Text embedding models are fundamental to modern Natural Language Processing (NLP), representing words, phrases, or documents as dense vectors in a continuous space. These models have evolved significantly over time:

Classic Approaches:

  • One-hot encoding and count-based methods (e.g., TF-IDF)
  • Limited in capturing semantic relationships

Word Embeddings:

  • Based on distributional semantics
  • Key models: Word2Vec, GloVe, FastText
  • Capture word similarities and relationships

Sentence and Document Embeddings:

  • Extend word-level techniques to larger text units, dynamic representations based on context
  • Examples: ELMo, BERT, GPT
  • Better at handling polysemy and context-dependent meanings

Applications span various NLP tasks, including semantic similarity, machine translation, and sentiment analysis. Ongoing challenges include addressing bias and improving efficiency.

This evolution from simple representations to sophisticated contextual models has dramatically enhanced NLP capabilities, enabling a more nuanced understanding of language by machines.

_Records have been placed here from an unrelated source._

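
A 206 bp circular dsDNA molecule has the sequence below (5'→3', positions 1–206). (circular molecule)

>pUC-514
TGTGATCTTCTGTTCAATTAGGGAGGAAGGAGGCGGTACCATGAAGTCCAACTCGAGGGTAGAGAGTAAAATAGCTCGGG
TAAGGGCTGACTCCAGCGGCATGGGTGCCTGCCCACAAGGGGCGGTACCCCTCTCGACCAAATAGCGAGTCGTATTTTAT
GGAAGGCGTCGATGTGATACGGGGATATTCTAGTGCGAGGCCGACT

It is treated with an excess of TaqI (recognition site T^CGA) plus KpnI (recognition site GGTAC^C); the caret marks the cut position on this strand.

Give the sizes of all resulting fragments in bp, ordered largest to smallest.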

Vector-based Semantic Search

Vector-based semantic search evolved from traditional keyword-based methods to address limitations in understanding context and meaning. It leverages advances in natural language processing and machine learning to represent text as dense vectors in a high-dimensional space.

Key components of vector-based semantic search include:

  • Text embedding (e.g., Word2Vec, GloVe, BERT, GPT)
  • Efficient nearest-neighbor search algorithms (e.g., indexing vectors using HNSW)

By indexing documents with their embeddings, it is possible to:

  • Capture semantic relationships between words and concepts
  • Improve handling of synonyms and related terms
  • More intuitive and context-aware search experiences

Vector-based semantic search has significantly enhanced information retrieval across various applications, offering more relevant results by understanding the intent behind queries rather than relying solely on exact keyword matches.